La señora Stedman, lanzando un suspiro de desagrado, calló.

—Yo no creía que tendría usted tiempo de montar a caballo —dijo lady Tynewood, con una sonrisa desagradable—. Querida, ¿no tiene usted que preparar el discurso que va a decir mañana?

—No voy a decir ningún discurso —replicó, lacónicamente, Marjorie—, y estoy segura de que nadie tendrá ganas de oírme. Creo que el Comité ha hablado demasiado de este asunto y está exagerando la ayuda que yo he prestado al Hospital Provincial. Es verdad que he recogido cincuenta mil libras, pero fue porque era secretaria de la Fundación. Cualquiera hubiese hecho lo mismo.

—Nadie es tan fascinadora como usted —repuso lady Tynewood—. Si yo fuera hombre y una muchacha como usted entrase en mi oficina y me pidiese una suscripción, abriría inmediatamente el talonario de cheques y le pediría que dijese la cifra que quisiera. Además, me han dicho que dio usted un beso a cambio de mil libras.

—Eso es mentira —repuso, con firmeza, la joven—, y nadie mejor que usted lo sabe.

—¡Marjorie! —intervino la madre, conciliadora.

—Querida, es un rumor que ha circulado…

—Y que usted inventó —repuso Marjorie—, sabiendo que era una calumnia. Lady Tynewood: conozco algo de usted y de su pasado; y es probable que en su ambiente se compraran y vendieran besos sin que nadie pensara mal del que los compraba o los vendía.

La cara de lady Tynewood se tino de un rojo oscuro, y sus ojos despidieron fuego.
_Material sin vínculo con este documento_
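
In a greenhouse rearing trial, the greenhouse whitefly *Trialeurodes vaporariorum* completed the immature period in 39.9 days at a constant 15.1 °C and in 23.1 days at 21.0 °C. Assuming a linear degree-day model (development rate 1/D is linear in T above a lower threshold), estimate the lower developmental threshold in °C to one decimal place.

Equal thermal constants: D₁(T₁ − T_b) = D₂(T₂ − T_b).
39.9·(15.1 − T_b) = 23.1·(21.0 − T_b)
T_b = (39.9·15.1 − 23.1·21.0) / (39.9 − 23.1) = 117.39 / 16.8 = 6.988 °C ≈ 7.0 °C.

7.0 °C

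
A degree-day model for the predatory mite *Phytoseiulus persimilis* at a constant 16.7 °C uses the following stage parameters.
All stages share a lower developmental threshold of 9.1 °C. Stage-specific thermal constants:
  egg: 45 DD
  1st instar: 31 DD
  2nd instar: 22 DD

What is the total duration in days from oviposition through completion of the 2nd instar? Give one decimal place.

Daily accumulation at 16.7 °C = 16.7 − 9.1 = 7.6 DD/day.
Total K = 45 + 31 + 22 = 98 DD.
Total duration = 98 / 7.6 = 12.895 ≈ 12.9 days.

12.9 days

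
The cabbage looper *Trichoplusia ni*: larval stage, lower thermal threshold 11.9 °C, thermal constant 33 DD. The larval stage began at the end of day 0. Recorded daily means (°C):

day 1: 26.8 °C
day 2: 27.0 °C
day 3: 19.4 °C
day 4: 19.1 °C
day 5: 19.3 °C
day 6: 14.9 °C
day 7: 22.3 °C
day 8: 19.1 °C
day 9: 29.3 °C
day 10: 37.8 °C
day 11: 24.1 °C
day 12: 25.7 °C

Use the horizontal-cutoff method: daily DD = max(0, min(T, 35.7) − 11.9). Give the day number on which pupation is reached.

day 3

Daily DD above 11.9 °C (capped at 23.8): 14.9, 15.1, 7.5, 7.2, 7.4, 3.0, 10.4, 7.2, 17.4, 23.8, 12.2, 13.8.
Cumulative: 14.9, 30.0, 37.5, 44.7, 52.1, 55.1, 65.5, 72.7, 90.1, 113.9, 126.1, 139.9.
The total first reaches 33 DD on day 3.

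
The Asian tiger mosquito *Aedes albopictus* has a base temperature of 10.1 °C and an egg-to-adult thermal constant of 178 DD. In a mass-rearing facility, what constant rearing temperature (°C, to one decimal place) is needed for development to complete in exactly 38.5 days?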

Logró recobrar el dominio de su voz, no obstante.

—Mi ambiente —repuso—, le sería a usted, ciertamente, desconocido, aunque confieso que no era tan elegante como aquél en que va usted a figurar mañana por la noche.

La joven se mordió los labios y no dijo nada, fingiendo estar ocupada en la mesa, con unos papeles, mientras mistress Stedman miraba a uno y otro lado, desconsolada.

—¿Fue una idea de usted que la cena de mañana se sirviera en mesas separadas? —preguntó lady Tynewood, sin poder disimular su creciente rabia—. ¿Y que yo no me sentara en la mesa de su alteza real, que la tendrá a usted a la derecha, según creo?

—Hubiera sido posible —dijo Marjorie, fríamente—, pero la tranquilizaré, diciéndole que no ha sido idea mía, sino de lord Wadham. Yo no tengo nada que ver con la colocación de los comensales, y el hecho de que haya sido usted excluida de la mesa del príncipe no tiene nada que ver conmigo.

—Eso es lo que usted dice —exclamó la otra, con intención.

—Ya sé que usted no me creerá, pero yo no he dicho una sola mentira en mi vida. Le aseguro, lady Tynewood, que el sentarse en esa mesa le ha sido negado a usted por alguien de más autoridad que yo.

—¿Y dónde me colocarán? ¿Entre rústicos de aquí y los señoritos de Billingham?

La joven se encogió de hombros.

—Querida —dijo su madre, tímidamente—, ¿no crees que podrías convencer al Comité para que lady Tynewood se sentara en la mesa del duque? Después de todo, es de aquí, y los Tynewood son una de las mejores familias de Droitshire.

Marjorie no contestó.

—Qué —dijo Alma Tynewood, secamente—, ¿no oye usted que le habla su madre?

—Ya le contestaré cuando estemos solas y le daré motivos excelentes por los que debe usted sentarse entre los rústicos de aquí.

La otra hizo una mueca.

—¡Ah. comprendo! —dijo—. Se trata de un complot, ¿eh?

—No, que yo sepa —replicó Marjorie, con el rostro encendido y los ojos brillándole peligrosamente—. Pero una cosa le digo, lady Tynewood: que si la hubieran puesto a usted en mi mesa, yo no me habría sentado a su lado.

La otra respiró profundamente, y haciendo un gesto a la angustiada mistress Stedman, se dirigió a la puerta.

—Algún día, amiguita, te arrepentirás de haber dicho eso —murmuró entre dientes; abrió la puerta y se fue, dando un portazo.